Bruno Yvonnet
Updated — 02/05/2022

Présentation de The Happy Together project par Bruno Yvonnet

Présentation de The Happy Together project par Bruno Yvonnet
Table ronde organisée à l'occasion de l'exposition collective Projecting the other, Archimede Staffolini Gallery, Nicosie, Chypre, 2004

"On ne s'entend que sur les lieux communs.
Sans terrain banal, la société n'est plus possible."
André Gide

 
Depuis maintenant de nombreuses années, mon travail artistique est axé sur la question du lieu commun. C'est-à-dire l'objet ou l'espace qui nous est commun (maison, collège, pays, entreprise, monument...), mais aussi bien le poncif, le cliché qui nous construit toujours et nous afflige souvent.
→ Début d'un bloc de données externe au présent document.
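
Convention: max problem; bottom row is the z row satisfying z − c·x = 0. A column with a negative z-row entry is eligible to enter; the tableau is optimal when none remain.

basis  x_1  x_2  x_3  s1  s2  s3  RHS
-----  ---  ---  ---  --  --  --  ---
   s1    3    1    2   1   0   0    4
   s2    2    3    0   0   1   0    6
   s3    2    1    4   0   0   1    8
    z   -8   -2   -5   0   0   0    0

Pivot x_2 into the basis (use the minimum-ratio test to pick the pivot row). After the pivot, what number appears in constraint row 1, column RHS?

Ratio test on column x_2 — row 1: 4/1 = 4; row 2: 6/3 = 2; row 3: 8/1 = 8. Minimum is 2 at row 2 (s2 leaves); pivot element 3.
Divide row 2 by 3; eliminate column x_2 from the other rows.
Row 1 update in column RHS: 4 − 1·2 = 2.

2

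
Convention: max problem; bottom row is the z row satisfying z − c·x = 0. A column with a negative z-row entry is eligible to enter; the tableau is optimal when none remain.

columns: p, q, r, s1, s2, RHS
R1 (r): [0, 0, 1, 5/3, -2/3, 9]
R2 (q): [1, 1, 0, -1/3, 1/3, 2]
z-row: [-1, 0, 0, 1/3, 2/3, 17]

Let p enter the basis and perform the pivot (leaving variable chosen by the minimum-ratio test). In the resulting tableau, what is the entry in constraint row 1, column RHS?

Ratio test on column p — row 1: entry 0 ≤ 0; row 2: 2/1 = 2. Minimum is 2 at row 2 (q leaves); pivot element 1.
Divide row 2 by 1; eliminate column p from the other rows.
Row 1 update in column RHS: 9 − 0·2 = 9.

9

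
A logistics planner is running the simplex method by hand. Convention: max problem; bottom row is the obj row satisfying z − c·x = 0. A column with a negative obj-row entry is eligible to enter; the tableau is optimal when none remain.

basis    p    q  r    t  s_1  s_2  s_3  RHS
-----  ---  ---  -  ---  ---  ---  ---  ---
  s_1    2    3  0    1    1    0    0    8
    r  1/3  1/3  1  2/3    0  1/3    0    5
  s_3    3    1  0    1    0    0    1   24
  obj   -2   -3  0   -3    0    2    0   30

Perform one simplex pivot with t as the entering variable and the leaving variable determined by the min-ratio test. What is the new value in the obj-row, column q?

-3/2

Ratio test on column t — row 1: 8/1 = 8; row 2: 5/(2/3) = 15/2; row 3: 24/1 = 24. Minimum is 15/2 at row 2 (r leaves); pivot element 2/3.
Divide row 2 by 2/3; eliminate column t from the other rows.
obj-row update in column q: -3 − (-3)·(1/2) = -3/2.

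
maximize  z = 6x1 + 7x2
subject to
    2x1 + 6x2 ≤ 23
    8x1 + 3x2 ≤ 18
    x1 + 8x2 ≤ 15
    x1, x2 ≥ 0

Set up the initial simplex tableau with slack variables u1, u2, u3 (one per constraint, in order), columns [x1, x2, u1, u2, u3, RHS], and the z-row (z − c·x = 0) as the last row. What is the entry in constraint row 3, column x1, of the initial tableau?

1

Constraint 3 has coefficient 1 on x1.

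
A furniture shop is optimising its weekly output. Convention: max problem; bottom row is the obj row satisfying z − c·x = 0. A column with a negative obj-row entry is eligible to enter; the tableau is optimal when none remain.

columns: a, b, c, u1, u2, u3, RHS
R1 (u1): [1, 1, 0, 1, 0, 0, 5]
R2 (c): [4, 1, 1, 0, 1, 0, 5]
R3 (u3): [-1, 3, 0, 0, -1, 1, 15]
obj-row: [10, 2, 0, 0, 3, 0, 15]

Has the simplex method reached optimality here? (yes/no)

Every obj-row coefficient is ≥ 0, so the tableau is optimal.

yes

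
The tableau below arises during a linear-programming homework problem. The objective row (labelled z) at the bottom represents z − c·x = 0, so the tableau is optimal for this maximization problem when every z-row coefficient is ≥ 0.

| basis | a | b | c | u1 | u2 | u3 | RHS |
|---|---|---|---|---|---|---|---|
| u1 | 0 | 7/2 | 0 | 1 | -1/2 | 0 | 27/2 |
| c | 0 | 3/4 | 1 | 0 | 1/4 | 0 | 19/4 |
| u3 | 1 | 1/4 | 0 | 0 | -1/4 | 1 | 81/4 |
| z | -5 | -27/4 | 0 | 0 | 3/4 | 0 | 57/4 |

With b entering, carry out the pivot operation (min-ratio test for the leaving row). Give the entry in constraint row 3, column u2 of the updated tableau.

Ratio test on column b — row 1: (27/2)/(7/2) = 27/7; row 2: (19/4)/(3/4) = 19/3; row 3: (81/4)/(1/4) = 81. Minimum is 27/7 at row 1 (u1 leaves); pivot element 7/2.
Divide row 1 by 7/2; eliminate column b from the other rows.
Row 3 update in column u2: -1/4 − (1/4)·(-1/7) = -3/14.

-3/14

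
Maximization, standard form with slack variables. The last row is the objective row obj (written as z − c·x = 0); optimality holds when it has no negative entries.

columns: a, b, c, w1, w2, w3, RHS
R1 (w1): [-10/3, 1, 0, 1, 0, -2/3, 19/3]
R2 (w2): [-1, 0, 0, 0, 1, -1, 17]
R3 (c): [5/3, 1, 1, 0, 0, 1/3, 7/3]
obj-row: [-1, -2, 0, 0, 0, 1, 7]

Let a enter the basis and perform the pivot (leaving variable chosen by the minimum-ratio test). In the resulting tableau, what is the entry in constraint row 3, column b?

3/5

Ratio test on column a — row 1: entry -10/3 ≤ 0; row 2: entry -1 ≤ 0; row 3: (7/3)/(5/3) = 7/5. Minimum is 7/5 at row 3 (c leaves); pivot element 5/3.
Divide row 3 by 5/3; eliminate column a from the other rows.
In the new row 3, the b entry is the old entry divided by the pivot: 1/(5/3) = 3/5.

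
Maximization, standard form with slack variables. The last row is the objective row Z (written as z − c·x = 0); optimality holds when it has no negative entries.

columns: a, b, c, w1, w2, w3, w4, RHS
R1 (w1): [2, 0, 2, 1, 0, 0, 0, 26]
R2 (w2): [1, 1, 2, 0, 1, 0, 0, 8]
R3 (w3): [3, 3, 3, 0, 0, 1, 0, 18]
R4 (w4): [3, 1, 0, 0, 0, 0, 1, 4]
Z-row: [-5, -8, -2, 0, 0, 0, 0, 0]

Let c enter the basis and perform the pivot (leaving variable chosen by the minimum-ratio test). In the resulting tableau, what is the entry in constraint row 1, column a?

1

Ratio test on column c — row 1: 26/2 = 13; row 2: 8/2 = 4; row 3: 18/3 = 6; row 4: entry 0 ≤ 0. Minimum is 4 at row 2 (w2 leaves); pivot element 2.
Divide row 2 by 2; eliminate column c from the other rows.
Row 1 update in column a: 2 − 2·(1/2) = 1.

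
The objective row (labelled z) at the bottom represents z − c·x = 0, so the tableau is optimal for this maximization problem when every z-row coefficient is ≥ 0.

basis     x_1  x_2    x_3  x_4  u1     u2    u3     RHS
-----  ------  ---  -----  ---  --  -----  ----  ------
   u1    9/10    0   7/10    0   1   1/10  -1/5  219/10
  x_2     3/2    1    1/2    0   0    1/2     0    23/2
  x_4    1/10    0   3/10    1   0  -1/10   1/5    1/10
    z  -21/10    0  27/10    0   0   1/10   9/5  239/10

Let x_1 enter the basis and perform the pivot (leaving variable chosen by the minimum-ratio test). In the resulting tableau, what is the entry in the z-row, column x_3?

9

Ratio test on column x_1 — row 1: (219/10)/(9/10) = 73/3; row 2: (23/2)/(3/2) = 23/3; row 3: (1/10)/(1/10) = 1. Minimum is 1 at row 3 (x_4 leaves); pivot element 1/10.
Divide row 3 by 1/10; eliminate column x_1 from the other rows.
z-row update in column x_3: 27/10 − (-21/10)·3 = 9.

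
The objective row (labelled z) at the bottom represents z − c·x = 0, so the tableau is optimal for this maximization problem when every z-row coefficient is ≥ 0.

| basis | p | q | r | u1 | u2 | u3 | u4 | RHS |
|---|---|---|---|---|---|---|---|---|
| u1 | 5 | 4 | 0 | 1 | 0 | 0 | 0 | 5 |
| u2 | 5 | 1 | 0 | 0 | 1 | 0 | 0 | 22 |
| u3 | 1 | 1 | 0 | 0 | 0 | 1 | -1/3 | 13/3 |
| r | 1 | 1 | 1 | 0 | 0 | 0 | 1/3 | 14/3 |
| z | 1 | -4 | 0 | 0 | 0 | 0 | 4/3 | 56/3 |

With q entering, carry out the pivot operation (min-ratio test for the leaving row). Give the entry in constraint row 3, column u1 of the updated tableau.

-1/4

Ratio test on column q — row 1: 5/4 = 5/4; row 2: 22/1 = 22; row 3: (13/3)/1 = 13/3; row 4: (14/3)/1 = 14/3. Minimum is 5/4 at row 1 (u1 leaves); pivot element 4.
Divide row 1 by 4; eliminate column q from the other rows.
Row 3 update in column u1: 0 − 1·(1/4) = -1/4.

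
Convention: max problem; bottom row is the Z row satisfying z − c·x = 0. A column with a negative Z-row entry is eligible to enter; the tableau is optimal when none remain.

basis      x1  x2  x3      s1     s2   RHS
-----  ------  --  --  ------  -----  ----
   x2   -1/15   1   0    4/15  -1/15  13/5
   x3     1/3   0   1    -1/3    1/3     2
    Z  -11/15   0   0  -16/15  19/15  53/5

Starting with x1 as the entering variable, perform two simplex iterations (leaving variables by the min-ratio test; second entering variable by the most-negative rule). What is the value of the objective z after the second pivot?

42

Ratio test on column x1 — row 1: entry -1/15 ≤ 0; row 2: 2/(1/3) = 6. Minimum is 6 at row 2 (x3 leaves); pivot element 1/3.
Pivot on row 2; the Z-row RHS becomes 53/5 − (-11/15)·6 = 15.
Next entering variable (most negative Z-row entry -9/5): s1.
Ratio test on column s1 — row 1: 3/(1/5) = 15; row 2: entry -1 ≤ 0. Minimum is 15 at row 1 (x2 leaves); pivot element 1/5.
After the second pivot the Z-row RHS is 15 − (-9/5)·15 = 42.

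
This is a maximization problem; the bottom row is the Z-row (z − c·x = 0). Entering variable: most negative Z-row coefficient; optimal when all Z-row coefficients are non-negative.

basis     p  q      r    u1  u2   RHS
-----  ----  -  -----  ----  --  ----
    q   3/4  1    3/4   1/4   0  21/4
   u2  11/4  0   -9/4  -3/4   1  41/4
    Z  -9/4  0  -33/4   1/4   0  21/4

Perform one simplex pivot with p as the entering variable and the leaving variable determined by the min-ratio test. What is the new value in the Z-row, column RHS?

Ratio test on column p — row 1: (21/4)/(3/4) = 7; row 2: (41/4)/(11/4) = 41/11. Minimum is 41/11 at row 2 (u2 leaves); pivot element 11/4.
Divide row 2 by 11/4; eliminate column p from the other rows.
Z-row update in column RHS: 21/4 − (-9/4)·(41/11) = 150/11.

150/11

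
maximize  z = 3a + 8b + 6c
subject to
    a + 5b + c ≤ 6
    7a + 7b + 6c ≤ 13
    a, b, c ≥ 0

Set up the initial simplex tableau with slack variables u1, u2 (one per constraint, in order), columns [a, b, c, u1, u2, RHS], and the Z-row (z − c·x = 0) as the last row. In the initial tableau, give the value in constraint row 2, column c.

Constraint 2 has coefficient 6 on c.

6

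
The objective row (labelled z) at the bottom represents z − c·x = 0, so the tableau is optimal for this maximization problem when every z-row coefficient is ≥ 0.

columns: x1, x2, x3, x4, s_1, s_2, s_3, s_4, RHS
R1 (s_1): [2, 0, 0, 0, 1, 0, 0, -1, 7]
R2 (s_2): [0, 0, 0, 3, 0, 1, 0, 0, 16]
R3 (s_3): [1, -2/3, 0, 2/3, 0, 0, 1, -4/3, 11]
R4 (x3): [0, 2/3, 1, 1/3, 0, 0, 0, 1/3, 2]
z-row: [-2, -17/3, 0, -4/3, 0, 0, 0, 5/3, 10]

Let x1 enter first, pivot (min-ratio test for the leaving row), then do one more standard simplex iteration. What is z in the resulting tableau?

Ratio test on column x1 — row 1: 7/2 = 7/2; row 2: entry 0 ≤ 0; row 3: 11/1 = 11; row 4: entry 0 ≤ 0. Minimum is 7/2 at row 1 (s_1 leaves); pivot element 2.
Pivot on row 1; the z-row RHS becomes 10 − (-2)·(7/2) = 17.
Next entering variable (most negative z-row entry -17/3): x2.
Ratio test on column x2 — row 1: entry 0 ≤ 0; row 2: entry 0 ≤ 0; row 3: entry -2/3 ≤ 0; row 4: 2/(2/3) = 3. Minimum is 3 at row 4 (x3 leaves); pivot element 2/3.
After the second pivot the z-row RHS is 17 − (-17/3)·3 = 34.

34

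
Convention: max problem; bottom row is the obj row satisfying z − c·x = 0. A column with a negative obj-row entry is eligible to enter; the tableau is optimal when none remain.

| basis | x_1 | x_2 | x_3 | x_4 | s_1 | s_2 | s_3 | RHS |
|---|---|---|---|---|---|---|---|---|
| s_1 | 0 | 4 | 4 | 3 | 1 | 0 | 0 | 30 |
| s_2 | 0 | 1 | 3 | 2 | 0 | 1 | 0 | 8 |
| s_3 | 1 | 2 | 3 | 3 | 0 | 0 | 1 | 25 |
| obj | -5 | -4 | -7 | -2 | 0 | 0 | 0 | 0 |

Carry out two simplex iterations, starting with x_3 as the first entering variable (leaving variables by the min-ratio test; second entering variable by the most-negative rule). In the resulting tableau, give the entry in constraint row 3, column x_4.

1

Ratio test on column x_3 — row 1: 30/4 = 15/2; row 2: 8/3 = 8/3; row 3: 25/3 = 25/3. Minimum is 8/3 at row 2 (s_2 leaves); pivot element 3.
Divide row 2 by 3; eliminate column x_3 from the other rows.
Second iteration: most negative obj-row entry is -5 in column x_1, so x_1 enters.
Ratio test on column x_1 — row 1: entry 0 ≤ 0; row 2: entry 0 ≤ 0; row 3: 17/1 = 17. Minimum is 17 at row 3 (s_3 leaves); pivot element 1.
Divide row 3 by 1; eliminate column x_1 from the other rows.
After both pivots, the entry at constraint row 3, column x_4 is 1.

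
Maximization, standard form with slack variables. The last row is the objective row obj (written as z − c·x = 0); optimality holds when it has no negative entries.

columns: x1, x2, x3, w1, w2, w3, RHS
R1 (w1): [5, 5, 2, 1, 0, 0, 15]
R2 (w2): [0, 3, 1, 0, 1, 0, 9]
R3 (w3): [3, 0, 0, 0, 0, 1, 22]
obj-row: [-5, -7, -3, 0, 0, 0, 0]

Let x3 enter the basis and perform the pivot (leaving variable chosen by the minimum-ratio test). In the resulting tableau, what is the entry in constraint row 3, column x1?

Ratio test on column x3 — row 1: 15/2 = 15/2; row 2: 9/1 = 9; row 3: entry 0 ≤ 0. Minimum is 15/2 at row 1 (w1 leaves); pivot element 2.
Divide row 1 by 2; eliminate column x3 from the other rows.
Row 3 update in column x1: 3 − 0·(5/2) = 3.

3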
Le poncif a quelque chose à voir avec la morale et c'est la raison pour laquelle mon entreprise est ambiguë.

Dans la perspective d'une intervention artistique à Nicosie, sous le thème de "l'autre ville",  j'ai choisi de relever ce qui "fait parler" de cette ville dans mon pays, ces derniers temps : la ligne verte et l'hypothèse d'une réunion des deux moitiés de l'île dans la perspective de son intégration dans l'Union Européenne, assemblage de nations qui offre un bel exemple de lieu commun.

Dans le domaine géopolitique, il apparaît que la réunion des pays, des nations, et partant des peuples, est le vecteur obligé du bonheur. Une sorte d'universalisme béat est activé dans nos pays depuis longtemps, nous conduisant à une sorte d'impossibilité de remettre en question ce qui semble être le destin des nations : le concert.

Les images qui accompagnent toute évocation de la grande Europe sont toujours peuplées de jeunes gens sereins qui se considèrent avec bienveillance sur un fond de nature accueillante. En France, celle ou celui qui remettrait en question maintenant cette fatalité serait taxé de passéisme, voire de séparatisme et se trouverait éventuellement soupçonné de sympathie vis à vis des indépendantistes basques ou corses.

Un manichéisme entretenu interdit ici toute atténuation d'un enthousiasme politiquement correct.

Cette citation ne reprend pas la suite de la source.